BOOKSHELF Governing the Corporation

Edited by Justin O’Brien
Publisher: John Wiley & Sons
Price: $139.95
Reviewer: Reg Birchfield

Corporate governance is not, as one of the contributors to this book observes, “a fashion – it is an imperative”. And, “standards have got to improve”. The book is, indeed, the upshot of an attempt to inject some intellectual horsepower into the debate about the sometimes-sorry state of international corporate governance standards and practices.
True, governance nasties like Enron, WorldCom and co briefly propel the topic to the top of even the most disinterested mind but, these scandals aside, corporate governance is fast becoming one of the world’s most critical economic issues. It is increasingly at the heart of the global political agenda and not just as response to headlines in the United States, Europe or Asia. The future of the capitalist economy is increasingly dependent on the world’s ability to build and deliver better governance mousetrap than it has to date.
Governing the Corporation is an edited collection of presentations from governance practitioners, policymakers and academics who contributed to an international discussion organised by the Institute of Governance, Public Policy and Social Research at Queen’s University, Belfast, in September 2004.
The contributors, from the United States, Europe, Canada and Australia, were asked to consider why structural and systemic corporate governance and regulation problems in global markets remain “intractable issues”. And the consensus is that there is an awful lot to be done. At the heart of the problem is how to suppress the dark and unethical practices that organisations resort to in order to thwart rules and regulations and as result of personal and organisational greed, growth and ambition.
Integrating an ethical component into strategic decision-making is now an “overwhelming priority” according to the book’s editor Justin O’Brien who runs the Corporate Governance Programme at the Queen’s University’s School of Law. But, he warns, so too is corporate leadership’s determination to “repeal or dilute external oversight, based on the argument that governance reform has become too expensive, with regulators too aggressive, emboldened by unrealistic expectations that risk can be legislated out of existence”.
So, how to bring the world’s fast growing global and equally rapidly spawning entrepreneurial enterprises to account? That was what Queen’s University was trying to do – to kickstart some thinking around how to “institutionalise” an ethical framework that is capable of transcending technical compliance. In the end, good governance is entirely dependent on the adoption of an ethical approach and there isn’t lot of evidence to suggest that the western economic market model is particularly interested in prioritising ethical issues – certainly not when it comes to the crunch of satisfying shareholder demands.
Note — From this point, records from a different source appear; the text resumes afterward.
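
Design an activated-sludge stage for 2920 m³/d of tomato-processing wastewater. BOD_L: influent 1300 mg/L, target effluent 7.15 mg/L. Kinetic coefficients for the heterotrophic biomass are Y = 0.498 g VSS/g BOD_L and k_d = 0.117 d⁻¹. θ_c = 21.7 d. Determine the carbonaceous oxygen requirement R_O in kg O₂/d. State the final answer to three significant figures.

R_O ≈ 3020 kg O₂/d

Observed yield with endogenous decay: Y_obs = Y / (1 + k_d·θ_c) = 0.498 / (1 + 0.117 × 21.7) = 0.498 / 3.539 = 0.1407 g VSS/g BOD_L.
Q·(S₀ − S) = 2920 × (1300 − 7.15) × 10⁻³ = 3775 kg/d removed.
P_X = Y_obs·Q·(S₀ − S) = 0.1407 × 3775 = 531.2 kg VSS/d.
Carbonaceous O₂ demand = substrate oxidised − cell-mass equivalent = 3775 − 1.42 × 531.2 = 3021 kg O₂/d.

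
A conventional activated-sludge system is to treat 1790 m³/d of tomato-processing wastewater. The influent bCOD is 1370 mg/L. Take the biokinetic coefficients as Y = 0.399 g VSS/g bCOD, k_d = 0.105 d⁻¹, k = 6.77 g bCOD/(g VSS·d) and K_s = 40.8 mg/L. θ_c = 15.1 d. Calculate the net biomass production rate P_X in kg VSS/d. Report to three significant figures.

P_X ≈ 378 kg VSS/d

Effluent substrate depends only on kinetics and SRT: S = K_s(1 + k_d θ_c) / [θ_c(Yk − k_d) − 1] = 40.8 × (1 + 0.105 × 15.1) / [15.1 × (0.399 × 6.77 − 0.105) − 1] = 105.5 / 38.20 = 2.761 mg/L.
Observed yield with endogenous decay: Y_obs = Y / (1 + k_d·θ_c) = 0.399 / (1 + 0.105 × 15.1) = 0.399 / 2.585 = 0.1543 g VSS/g bCOD.
Q·(S₀ − S) = 1790 × (1370 − 2.76) × 10⁻³ = 2447 kg/d removed.
Biomass produced: P_X = Y_obs·Q·ΔS = 0.1543 × 2447 ≈ 377.7 kg VSS/d.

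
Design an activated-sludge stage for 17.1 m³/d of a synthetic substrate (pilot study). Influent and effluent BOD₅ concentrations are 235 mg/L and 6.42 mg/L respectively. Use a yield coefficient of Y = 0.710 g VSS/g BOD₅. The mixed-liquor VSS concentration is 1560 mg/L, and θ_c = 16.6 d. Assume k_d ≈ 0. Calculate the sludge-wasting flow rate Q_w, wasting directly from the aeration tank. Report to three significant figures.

Biomass mass balance (decay neglected): V·X = Y·Q·(S₀ − S)·θ_c, so V = 0.710 × 17.1 × (235 − 6.42) × 16.6 / 1560 = 29.53 m³.
For wasting at MLVSS concentration, Q_w = V/θ_c = 29.53/16.6 = 1.779 m³/d.

Q_w ≈ 1.78 m³/d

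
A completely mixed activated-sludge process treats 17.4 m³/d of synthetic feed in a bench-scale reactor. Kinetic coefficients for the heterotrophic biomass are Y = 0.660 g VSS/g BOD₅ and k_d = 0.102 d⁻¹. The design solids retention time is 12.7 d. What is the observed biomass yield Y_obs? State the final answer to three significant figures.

Y_obs ≈ 0.288 g VSS/g BOD₅

Observed yield with endogenous decay: Y_obs = Y / (1 + k_d·θ_c) = 0.660 / (1 + 0.102 × 12.7) = 0.660 / 2.295 = 0.2875 g VSS/g BOD₅.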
The US market economy is, to many minds, the envy of the world. And it has delivered on many counts. Its economic flexibility, conviction that change is “good” word and its constant drive for innovation all reinforce the standing of the model. But its very success might also have delivered the seeds of the capitalist model’s destruction.
America’s astonishing success with constant and consistent productivity growth might, argues one contributor, have gone to business leaders’ heads. According to William J McDonough, Washington DC-based chairman of the Public Company Accounting Oversight Board, excessive executive compensation and the drive for ever increasing and fully predictable quarterly profits stand out as enormously problematic.
There is no question the world is increasingly cynical and disillusioned by system that pays CEOs 400 times more than the company’s average worker when there is simply no economic theory, however far fetched, that can justify this level of income imbalance. Even in New Zealand, where the imbalance is nothing like this order of magnitude, the payment of multimillion-dollar salaries to individuals who net the dollars more by good luck than good performance, is increasingly under well-deserved scrutiny. As McDonough points out: intelligent successful people know that “good luck, and not just their efforts, got them there”.
And the notion that organisational profit growth will continue indefinitely is equally absurd and as such, the process of demanding and managing for constant predictable profit increases erodes the credibility of the whole system.
The book’s contributors tackle most of the key issues – from envisaging regulations to meet global market conditions, to processes for restoring trust, postulating multi-lateral initiatives, explaining corporate social responsibility, fingering the issues associated with criminal law and corporate governance and considering governance “as state of mind”. It is tad too heavy for the marginally interested and could have done with some helpful editing. But serious and active practitioners should make the effort. There is some thoroughly thoughtful material here.
Governing the Corporation is an important addition to the growing body of literature on topic that is fast taking centre stage in the economic arena. Will China and India, for example, cope with or simply ignore the many spin-off issues best practice corporate governance present for their emerging economies? Corporate law theory in the United States and much of Europe is, after all, rooted in the central tenet that the corporation is private entity which should be free to pursue its own goals.
For variety of reasons – economic, environmental, social and cultural – the US and European corporate and governance models are under pressure. They must mend their ways to meet new demands. As Lisa Whitehouse, senior lecturer in law at the University of Hull suggests, the debate on corporate social responsibility has focused on profit maximisation and the private property interests of shareholders. “While these aspects are important, academics and politicians alike appear to have lost sight of or have refused to acknowledge the fundamental threat to democracy posed by corporate power.” Consequently, the debate over the past 75 years has done little more than “go round in circles”.
A book worth tackling in bite-size sittings.